Masking files with regions:
  --maskcat region.mim INCAT OUTCAT
                        use region.mim as a mask on INCAT, writing OUTCAT
  --maskimage region.mim file.fits masked.fits
                        use region.mim to mask the image file.fits and write masekd.fits
  --fitsmask mask.fits file.fits masked_file.fits
                        Use a fits file as a mask for another fits file. Values of blank/nan/zero are considered to be
                        mask=True.
  --negate              By default all masks will exclude data that are within the given region. Use --negate to exclude
                        data that is outside of the region instead.
  --colnames RA_name DEC_name
                        The name of the columns which contain the RA/DEC data. Default=(ra,dec).

Extra options:
  --threshold THRESHOLD
                        Threshold value for input mask file.
  --debug               debug mode [default=False]
  --version             show program's version number and exit
  --cite                Show citation information.

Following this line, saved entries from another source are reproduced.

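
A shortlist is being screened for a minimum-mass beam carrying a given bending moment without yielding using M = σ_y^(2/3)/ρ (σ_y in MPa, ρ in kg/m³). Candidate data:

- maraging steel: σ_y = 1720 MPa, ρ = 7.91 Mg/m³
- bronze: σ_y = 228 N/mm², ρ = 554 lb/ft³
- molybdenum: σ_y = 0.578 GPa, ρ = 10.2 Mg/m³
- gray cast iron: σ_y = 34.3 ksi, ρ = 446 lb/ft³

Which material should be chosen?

Normalizing units and computing the index:
  maraging steel: σ_y = 1720 MPa, ρ = 7910 kg/m³
  bronze: σ_y = 228.0 MPa, ρ = 8874 kg/m³
  molybdenum: σ_y = 578.0 MPa, ρ = 10200 kg/m³
  gray cast iron: σ_y = 236.5 MPa, ρ = 7144 kg/m³
  maraging steel: M = 18.1×10⁻³
  molybdenum: M = 6.80×10⁻³
  gray cast iron: M = 5.35×10⁻³
  bronze: M = 4.21×10⁻³
Highest index: maraging steel.

maraging steel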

Regions are added/subtracted in the following order, +r -r +c -c +p -p. This means that you might have to take multiple passes to construct overly complicated regions.

Data model and operation

At the most basic level, The Regions class takes a description of a sky area, either a circle or a polygon, and converts it into a list of HELAPix pixels. These pixels are stored as a python set, making it easy to implement set operations on these regions. HEALpix is a parameterization of the sky that maps diamond shaped regions of equal area, onto a pixel number. There are many interesting properties of the nested HEALPix parameterization that make it easy to implement the Region class. Firstly, HEALPix can represent areas of sky that are as coarse as 1/12th of the entire sky, to regions that are 1/2^30 times smaller. A depth or resolution parameter of 2^12 represents a pixel size of less than one arcminute. By making use of different resolutions of pixels, it is possible to represent any region in an efficient manner. The sky area that is represented by a Region is a combination of pixels of different resolutions, with the smallest resolution being supplied by the user.

File format

The MIMAS program is able to take a description of a region and save it to a file for use by many programs. Since he underlying data model is a dictionary of sets, the fastest and easiest file format to use is that given by the cPickle module (a binary file). These files are small, fast to read and write, and accurately reproduce the region object that was stored. The MIMAS program writes files with an extension of .mim.

Interaction with Aegean

Region files with .mim extension that are created by MIMAS can be used to restrict Aegean to the given region of an image. Use the --region region.mim option when running Aegean to enable this.